Não esquecendo as premissas apresentadas acima e reforçadas aqui: não foi proposta realizar a
explicação sobre a especificidade da Cabala. Tampouco os filmes abordam este tema diretamente,
mas sim os elementos e simbolos, que podem ser compreendidos como mágicos, mas também
conter significados concretos de análise da vida.
Antes de tornar o texto mais misterioso ou obscuro, vamos aos filmes? "Pi" e "Dersu Uzala".

O divino no todo
"Dersu Uzala" (1975), dirigido por Akira Kurosawa, é um filme
que se passa na Sibéria e narra a amizade entre um explorador
russo e um caçador nativo, Dersu Uzala. A história explora a
conexão entre o homem e a natureza, e como a compreensão
das leis naturais e a busca de harmonia com o ambiente podem
ser vistas como uma forma de busca espiritual e entendimento,
segundo um princípio “panteista”, considera que há presença do
divino em todas as coisas.

Obsessão angustiante
"Pi" (1998), dirigido por Darren Aronofsky, segue a história de um matemático
obsessivo que está em busca de padrões matemáticos subjacentes ao caos do
mundo.
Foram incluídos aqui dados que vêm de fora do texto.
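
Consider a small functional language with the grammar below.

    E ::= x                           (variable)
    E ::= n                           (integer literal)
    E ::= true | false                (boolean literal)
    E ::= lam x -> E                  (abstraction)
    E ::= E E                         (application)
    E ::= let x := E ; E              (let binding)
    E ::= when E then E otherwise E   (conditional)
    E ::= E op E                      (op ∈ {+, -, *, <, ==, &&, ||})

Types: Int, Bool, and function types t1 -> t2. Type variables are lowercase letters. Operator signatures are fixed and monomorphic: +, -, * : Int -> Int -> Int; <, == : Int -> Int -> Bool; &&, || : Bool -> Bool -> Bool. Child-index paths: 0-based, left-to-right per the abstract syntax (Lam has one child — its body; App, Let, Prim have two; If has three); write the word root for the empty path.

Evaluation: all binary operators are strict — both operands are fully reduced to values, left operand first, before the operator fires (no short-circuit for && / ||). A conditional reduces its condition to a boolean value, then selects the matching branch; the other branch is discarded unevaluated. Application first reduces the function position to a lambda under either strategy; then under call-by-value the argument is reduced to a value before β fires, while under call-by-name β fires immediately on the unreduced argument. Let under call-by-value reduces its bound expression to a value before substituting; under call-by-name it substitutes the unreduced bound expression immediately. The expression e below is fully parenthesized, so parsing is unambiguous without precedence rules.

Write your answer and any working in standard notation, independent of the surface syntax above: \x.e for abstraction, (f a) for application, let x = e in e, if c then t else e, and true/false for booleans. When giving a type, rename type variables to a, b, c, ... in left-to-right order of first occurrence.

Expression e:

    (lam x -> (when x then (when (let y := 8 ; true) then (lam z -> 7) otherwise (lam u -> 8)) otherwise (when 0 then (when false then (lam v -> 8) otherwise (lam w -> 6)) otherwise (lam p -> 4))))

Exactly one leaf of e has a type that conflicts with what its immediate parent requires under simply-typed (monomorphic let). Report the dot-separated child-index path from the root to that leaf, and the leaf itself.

Working:
x : a
  unify a ~ Bool
let y : Int
  unify Bool ~ Bool
\z._ : b -> Int
\u._ : c -> Int
  unify b -> Int ~ c -> Int
  unify b ~ c
  unify Int ~ Int
  unify Int ~ Bool
  FAIL: mismatch Int ~ Bool

Answer: 0.2.0 : 0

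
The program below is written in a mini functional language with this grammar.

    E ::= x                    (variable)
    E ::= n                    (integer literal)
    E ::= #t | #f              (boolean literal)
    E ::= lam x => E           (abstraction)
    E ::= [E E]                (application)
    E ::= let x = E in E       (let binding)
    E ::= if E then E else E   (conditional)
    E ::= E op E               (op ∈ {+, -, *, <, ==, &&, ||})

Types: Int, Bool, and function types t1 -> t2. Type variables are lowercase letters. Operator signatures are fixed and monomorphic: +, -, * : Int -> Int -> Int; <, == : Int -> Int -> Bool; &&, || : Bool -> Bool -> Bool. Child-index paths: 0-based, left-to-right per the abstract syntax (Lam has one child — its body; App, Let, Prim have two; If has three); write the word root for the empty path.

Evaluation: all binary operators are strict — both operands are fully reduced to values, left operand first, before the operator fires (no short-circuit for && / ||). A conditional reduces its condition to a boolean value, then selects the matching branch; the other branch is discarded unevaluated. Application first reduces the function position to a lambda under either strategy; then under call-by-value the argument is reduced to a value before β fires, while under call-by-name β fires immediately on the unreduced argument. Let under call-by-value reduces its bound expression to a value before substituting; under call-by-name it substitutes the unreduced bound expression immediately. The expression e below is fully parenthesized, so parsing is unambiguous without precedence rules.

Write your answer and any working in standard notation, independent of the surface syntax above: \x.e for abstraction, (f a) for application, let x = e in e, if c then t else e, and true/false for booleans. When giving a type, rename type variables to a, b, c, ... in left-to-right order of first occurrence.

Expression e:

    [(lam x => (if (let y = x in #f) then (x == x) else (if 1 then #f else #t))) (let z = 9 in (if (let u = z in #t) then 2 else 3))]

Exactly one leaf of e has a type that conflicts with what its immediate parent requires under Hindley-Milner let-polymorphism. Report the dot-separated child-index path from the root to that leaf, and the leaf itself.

Derivation:
x : a
let y : a
  unify Bool ~ Bool
x : a
  unify a ~ Int
x : Int
  unify Int ~ Int
  unify Int ~ Bool
  FAIL: mismatch Int ~ Bool

Answer: 0.0.2.0 : 1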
O filme aborda a busca pela compreensão e pelo significado em meio ao
aparente caos, conectando-se à ideia de que a Cabala procura descobrir
significados mais profundos e relações místicas na realidade, inclusive
recorrendo até à geometria mística para buscar respostas para questões
existenciais..

Figura 4: Cartaz do Filme Pi

Fim e começo
Em resumo, à luz desses filmes, a Cabala pode ser vista como a
materialização da busca humana por entendimento, atribuição de
significados baseados em padrões em um universo caótico, seja através da
matemática e da exploração da mente como em "Pi," ou através da
observação e conexão com a natureza como em "Dersu Uzala."

Este processo de exploração das descobertas dos segredos da vida, faz parte de uma jornada,
conforme a Cabala, em direção à nossa divindade. Este fechamento do texto nos leva de volta ao
começo e a nossa busca por respostas, desde nossa infância, para os mistérios do universo, sobre
nós mesmos, sobre um Deus criador, sua eventual inexistência, e tudo isso em um movimento de
evolução e crescimento de acordo com a dimensão de nossa deidade esquecida.